Stackdriver is ingesting everything - around 50TiB per month as of 17-01-2020: Resources view

haproxy logs are send into a GCP sink instead of to pubsub/elastic because of their size (10MiB/s or 850GiB/day).

What is the Volume of our PubSub topics?

Average daily pubsub volume per topic in GiB (base unit in prometheus is Byte/minute for this metric).

Same metric in Stackdriver metrics explorer (Byte/s)

Total of 1.3TiB/day as of 17-01-2020 (nginx being excluded).

How much elastic storage are we using per day?

As we have one index alias per pubsub topic and in ES5 cluster (gitlab-production) we use a naming convention for rolled-over indices to add the date and a counter, we can grep the elastic cat api for each pubsub index alias and add together the size of all indices belonging to the same alias with the same day in the name to get the daily index volume. [../api_calls/single/get-index-stats-summary.sh] is doing that for you.

The results as of 16-01-2020 are analyzed in this sheet.

We can conclude from this, that index volume (with one replica shard) is around 3 times the volume of the corresponding pubsub topic.

As of 17-01-2020 we are using ca. 4TiB elastic storage per day (only pubsub topics, excluding nginx).
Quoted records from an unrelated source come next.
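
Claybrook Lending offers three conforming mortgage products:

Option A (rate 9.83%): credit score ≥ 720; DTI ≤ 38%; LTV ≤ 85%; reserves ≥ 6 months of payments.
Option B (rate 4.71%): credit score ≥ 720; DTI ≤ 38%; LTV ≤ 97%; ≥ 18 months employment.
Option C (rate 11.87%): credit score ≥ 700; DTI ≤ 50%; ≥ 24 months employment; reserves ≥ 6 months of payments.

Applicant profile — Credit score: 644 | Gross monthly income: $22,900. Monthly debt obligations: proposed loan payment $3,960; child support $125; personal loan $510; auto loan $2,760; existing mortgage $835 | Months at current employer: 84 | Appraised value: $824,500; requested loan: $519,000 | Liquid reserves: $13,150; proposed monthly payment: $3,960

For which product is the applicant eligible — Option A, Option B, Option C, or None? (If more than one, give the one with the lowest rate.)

None

Total debts = (3,960 + 125 + 510 + 2,760 + 835) = 8,190; DTI = 8,190/22,900 = 35.8%.
LTV = 519,000/824,500 = 62.9%.
Reserves = 13,150/3,960 = 3.3 months.
Option A: score 644 < 720; DTI 35.8% ≤ 38%; LTV 62.9% ≤ 85%; reserves 3.3 < 6 mo → does not qualify.
Option B: score 644 < 720; DTI 35.8% ≤ 38%; LTV 62.9% ≤ 97%; employment 84 ≥ 18 mo → does not qualify.
Option C: score 644 < 700; DTI 35.8% ≤ 50%; employment 84 ≥ 24 mo; reserves 3.3 < 6 mo → does not qualify.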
That means for a 7 day retention we consume around 28TiB storage. Adding nginx logs would increase that by 0.6TiB/day (15%), haproxy logs by 2.5TiB/day (63%).

Analyzing index mappings

At the moment of writing, we utilize static mappings defined in this repository. Here are a few ideas for analysis of those mappings:

jsonnet elastic/managed-objects/lib/index_mappings/rails.jsonnet | jq -r 'leaf_paths|join(".")' | grep -E '\.type$' | wc -l
jsonnet elastic/managed-objects/lib/index_mappings/rails.jsonnet | jq -r 'leaf_paths|join(".")' | grep -E '\.type$' | head
jsonnet elastic/managed-objects/lib/index_mappings/rails.jsonnet | jq -r 'leaf_paths|join(";")' | grep -E ';type$' | awk '{ print $1, 1 }' | inferno-flamegraph > mapping_rails.svg

Concepts

Elastic learning materials

Design Document (Elastic at Gitlab)

https://gitlab.com/gitlab-com/www-gitlab-com/merge_requests/23545 TODO: update this link once merged

Monitoring

Because Elastic Cloud is running on infrastructure that we do not manage or have access to, we cannot use our exporters/Prometheus/Thanos/Alertmanager setup. For this reason, the best option is to use Elasticsearch built-in x-pack monitoring that is storing monitoring metrics in Elasticsearch indices. In production environment, it makes sense to use a separate cluster for storing monitoring metrics (if metrics were stored on the same cluster, we wouldn't know the cluster is down because monitoring would be down as well).

When monitoring is enabled and configured to send metrics to another Elastic cluster, it's the receiving clusters' responsibility to handle metrics rotation, i.e. the receiving cluster needs to have retention configured. For more details see: https://www.elastic.co/guide/en/cloud/current/ec-enable-monitoring.html#ec-monitoring-retention and https://www.elastic.co/guide/en/elasticsearch/reference/current/monitoring-settings.html

Apart from monitoring using x-pack metrics + watches, we are also using a blackbox exporter in our infrastructure. It's used for monitoring selected API endpoints, such as ILM explain API.

Alerting

Since we cannot use our Alertmanager, Elasticsearch Watches have to be used for alerting. They will be configured on the Elastic cluster used for storing monitoring indices.

Blackbox probes cannot provide us with sufficient granularity of state reporting.